Other publications have not been as fortunate. Brenda Andrews, publisher of Norfolk Virginia’s New Journal and Guide, released a statement to her readers that she would be suspended until further notice.
“It is not business as usual. Advertisers have cancelled scheduled placements, and distribution locations, including small business and churches are closed. As Publisher, my greatest concerns at this time are for the health and safety of my staff and their families and for the economic viability of this business affected adversely by the global health crisis. We fully expect to rebound from this temporary setback and to resume serving our community that has supported us the last 120,” the statement concluded.
In the last two months, grants have been made available through funding sources like the Facebook Journalism Project COVID-19 Local News Relief Fund for US local news organizations. The money has enabled them to continue serving communities during the coronavirus outbreak.
Although some Black-owned publications have been able to attract funding through investments, loans and grants, the majority of them are struggling to keep the lights on, trying not to collapse under the mounting weight of the COVID-19 recession.
All of them are seeking innovative ways to keep providing vital information to their primary audiences who overwhelmingly live in census tracts of the country that are most underserved based on any metric.
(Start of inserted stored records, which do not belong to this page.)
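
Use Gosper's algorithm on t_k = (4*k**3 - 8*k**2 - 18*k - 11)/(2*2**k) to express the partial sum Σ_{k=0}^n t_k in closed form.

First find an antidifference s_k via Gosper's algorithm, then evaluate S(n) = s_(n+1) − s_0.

S(n) = 2**(-n - 1)*(-2**(n + 1) - 4*n**3 - 16*n**2 - 22*n - 9)

Compute t_(k+1)/t_k: get (4*k**3 + 4*k**2 - 22*k - 33)/(2*(4*k**3 - 8*k**2 - 18*k - 11)).
A = 1/2, B = 1, C = k**3 - 2*k**2 - 9*k/2 - 11/4.
Key eq: (1/2)·f(k+1) = (1)·f(k) + (k**3 - 2*k**2 - 9*k/2 - 11/4).
Bound: deg f ≤ 3.
Coefficient equations give f(k) = -(4*k**3 + 4*k**2 + 2*k - 1)/2.
R(k) = B(k−1)·f(k)/C(k) = -2*(4*k**3 + 4*k**2 + 2*k - 1)/(4*k**3 - 8*k**2 - 18*k - 11); s_k = R·t_k = (-4*k**3 - 4*k**2 - 2*k + 1)/2**k.
s_(k+1) − s_k = (4*k**3 - 8*k**2 - 18*k - 11)/(2*2**k) = t_k.
Telescope: S(n) = s_(n+1) − s_(0) = 2**(-n - 1)*(-4*n**3 - 16*n**2 - 22*n - 9) − (1) = 2**(-n - 1)*(-2**(n + 1) - 4*n**3 - 16*n**2 - 22*n - 9).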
The letter to leaders of both parties in the U.S. Senate and House of Representatives argued that ethnic media in communities across the country play a critical role in providing vital information to the public about the global pandemic.
“Many of these already endangered outlets, are now in danger of disappearing altogether due to the COVID-19 pandemic. As African American, Latino, Asian Pacific American and Native American communities experience the disproportionate impact of COVID-19, we ask that you prioritize ethnic media and local media outlets that serve those communities,” the letter read.